First problem was all of the great 'offers' they kept calling, stopping by and mailing me about, attempting to get me to sign onto a new contract (so they don't have to honor my current one that was grandfathered over). Finally got them to stop that. Then came their attempt to bill me for my in home network I've setup. They replaced the cable boxes, saw the network and said, "You're not paying us the monthly network fee!" I politely informed them that this is my personal network that I administrate myself, they are not to touch my equipment and there is no network fee in my contract.
This seemed to have angered them, because after that I would lose connection to any game, movie, or any streaming content every 5 minutes.
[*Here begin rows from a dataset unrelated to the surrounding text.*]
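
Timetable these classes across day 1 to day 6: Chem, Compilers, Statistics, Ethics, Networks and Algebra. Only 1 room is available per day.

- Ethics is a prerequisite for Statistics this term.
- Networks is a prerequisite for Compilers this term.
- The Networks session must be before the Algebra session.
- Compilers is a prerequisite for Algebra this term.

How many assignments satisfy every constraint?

Splitting on Compilers: it can be day 2 (12), day 3 (18), day 4 (18), day 5 (12). Listing each branch's schedules as (Chem, Statistics, Ethics, Networks, Algebra) by day number:
Compilers=day 2: (3,5,4,1,6) (3,6,4,1,5) (3,6,5,1,4) (4,5,3,1,6) (4,6,3,1,5) (4,6,5,1,3) (5,4,3,1,6) (5,6,3,1,4) (5,6,4,1,3) (6,4,3,1,5) (6,5,3,1,4) (6,5,4,1,3) — 12.
Compilers=day 3: (1,5,4,2,6) (1,6,4,2,5) (1,6,5,2,4) (2,5,4,1,6) (2,6,4,1,5) (2,6,5,1,4) (4,5,1,2,6) (4,5,2,1,6) (4,6,1,2,5) (4,6,2,1,5) (5,4,1,2,6) (5,4,2,1,6) (5,6,1,2,4) (5,6,2,1,4) (6,4,1,2,5) (6,4,2,1,5) (6,5,1,2,4) (6,5,2,1,4) — 18.
Compilers=day 4: (1,5,2,3,6) (1,5,3,2,6) (1,6,2,3,5) (1,6,3,2,5) (2,5,1,3,6) (2,5,3,1,6) (2,6,1,3,5) (2,6,3,1,5) (3,5,1,2,6) (3,5,2,1,6) (3,6,1,2,5) (3,6,2,1,5) (5,2,1,3,6) (5,3,1,2,6) (5,3,2,1,6) (6,2,1,3,5) (6,3,1,2,5) (6,3,2,1,5) — 18.
Compilers=day 5: (1,3,2,4,6) (1,4,2,3,6) (1,4,3,2,6) (2,3,1,4,6) (2,4,1,3,6) (2,4,3,1,6) (3,2,1,4,6) (3,4,1,2,6) (3,4,2,1,6) (4,2,1,3,6) (4,3,1,2,6) (4,3,2,1,6) — 12.
Summing: 12 + 18 + 18 + 12 = 60.

60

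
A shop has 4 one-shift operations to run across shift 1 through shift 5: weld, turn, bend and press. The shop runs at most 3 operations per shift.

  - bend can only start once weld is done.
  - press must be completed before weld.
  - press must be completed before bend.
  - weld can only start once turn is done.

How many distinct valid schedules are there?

Splitting on weld: it can be shift 2 (3), shift 3 (8), shift 4 (9). Listing each branch's schedules as (turn, bend, press) by shift number:
weld=shift 2: (1,3,1) (1,4,1) (1,5,1) — 3.
weld=shift 3: (1,4,1) (1,4,2) (1,5,1) (1,5,2) (2,4,1) (2,4,2) (2,5,1) (2,5,2) — 8.
weld=shift 4: (1,5,1) (1,5,2) (1,5,3) (2,5,1) (2,5,2) (2,5,3) (3,5,1) (3,5,2) (3,5,3) — 9.
Summing: 3 + 8 + 9 = 20.

20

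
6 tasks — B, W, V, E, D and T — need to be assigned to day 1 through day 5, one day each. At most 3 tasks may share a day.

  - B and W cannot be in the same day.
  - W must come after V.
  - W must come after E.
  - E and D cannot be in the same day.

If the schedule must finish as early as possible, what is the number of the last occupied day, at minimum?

The precedence chain requires at least 2 distinct days.
With at most 3 per day and 6 tasks, at least 2 days are needed.
2 works (last occupied day: day 2): for example W in day 2; B in day 1; D in day 2; E in day 1; T in day 2; V in day 1.

day 2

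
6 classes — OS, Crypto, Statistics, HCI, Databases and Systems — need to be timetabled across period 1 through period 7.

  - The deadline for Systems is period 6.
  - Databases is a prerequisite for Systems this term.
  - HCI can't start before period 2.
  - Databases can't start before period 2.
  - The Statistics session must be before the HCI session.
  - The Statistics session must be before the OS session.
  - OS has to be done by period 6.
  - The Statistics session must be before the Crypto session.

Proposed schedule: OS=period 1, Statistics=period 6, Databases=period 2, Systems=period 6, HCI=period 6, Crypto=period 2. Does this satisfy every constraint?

No — it violates: The Statistics session must be before the OS session

Databases is a prerequisite for Systems this term — holds.
HCI can't start before period 2 — holds.
The deadline for Systems is period 6 — holds.
Databases can't start before period 2 — holds.
The Statistics session must be before the HCI session — violated.
The Statistics session must be before the Crypto session — violated.
The Statistics session must be before the OS session — violated.
OS has to be done by period 6 — holds.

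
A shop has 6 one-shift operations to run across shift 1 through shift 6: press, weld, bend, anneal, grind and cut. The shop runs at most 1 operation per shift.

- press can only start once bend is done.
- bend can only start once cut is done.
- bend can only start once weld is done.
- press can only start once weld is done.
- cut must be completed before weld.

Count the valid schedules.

30

Splitting on press: it can be shift 4 (2), shift 5 (8), shift 6 (20). Listing each branch's schedules as (weld, bend, anneal, grind, cut) by shift number:
press=shift 4: (2,3,5,6,1) (2,3,6,5,1) — 2.
press=shift 5: (2,3,4,6,1) (2,3,6,4,1) (2,4,3,6,1) (2,4,6,3,1) (3,4,1,6,2) (3,4,2,6,1) (3,4,6,1,2) (3,4,6,2,1) — 8.
press=shift 6: (2,3,4,5,1) (2,3,5,4,1) (2,4,3,5,1) (2,4,5,3,1) (2,5,3,4,1) (2,5,4,3,1) (3,4,1,5,2) (3,4,2,5,1) (3,4,5,1,2) (3,4,5,2,1) (3,5,1,4,2) (3,5,2,4,1) (3,5,4,1,2) (3,5,4,2,1) (4,5,1,2,3) (4,5,1,3,2) (4,5,2,1,3) (4,5,2,3,1) (4,5,3,1,2) (4,5,3,2,1) — 20.
Summing: 2 + 8 + 20 = 30.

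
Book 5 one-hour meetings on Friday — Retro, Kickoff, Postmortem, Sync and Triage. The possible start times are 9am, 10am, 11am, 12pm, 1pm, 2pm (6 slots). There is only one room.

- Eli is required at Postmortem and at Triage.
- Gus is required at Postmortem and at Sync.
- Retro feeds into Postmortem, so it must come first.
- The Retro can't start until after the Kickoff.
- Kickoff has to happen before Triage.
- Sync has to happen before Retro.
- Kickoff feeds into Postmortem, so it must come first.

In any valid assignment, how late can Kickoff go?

Downstream work caps Kickoff at 12pm.
Kickoff at 11am is achievable: Retro=12pm; Sync=9am; Triage=2pm; Postmortem=1pm; Kickoff=11am.
Nothing later works — the conflict and capacity constraints rule out every slot after 11am.

11am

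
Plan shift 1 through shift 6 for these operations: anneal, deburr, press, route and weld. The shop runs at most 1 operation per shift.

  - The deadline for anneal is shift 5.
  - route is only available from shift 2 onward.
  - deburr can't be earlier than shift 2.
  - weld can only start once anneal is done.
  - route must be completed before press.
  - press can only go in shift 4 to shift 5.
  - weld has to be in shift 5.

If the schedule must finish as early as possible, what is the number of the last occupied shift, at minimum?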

I called and complained for 2 weeks trying to get an answer as to why this was happening. Every time they would say, "It's your network causing the issues, you need to purchase our network package that we'll support and that'll fix the problem." I was livid and began to tear my own network apart looking for bad connections, checking IP assignments and refreshes and all the good stuff tyring to figure this out. No problems. I then ran a tracert and got the IP addresses of the switch the line comes in on, as well as the relay up the street. I would run pings to these servers. My computer to the router, fine. R My computer to switch... Fine. My computer to the relay was fine, except for every 5 minutes, it was not returning a ping. I noticed after this, the IP on my switch would change as well. Finally the problem was found out and I called back tech support and asked why they had a 5 minute refresh on my IP address... at this point they started getting defensive about 'dynamic ip's'. Finally, somehow I got a hole of someone who was apologetic, and turned my refresh back to something reasonable.
Needless to say, it's all because they don't like my contract and thought they could play the "It's a bunch of tubes!" line with me.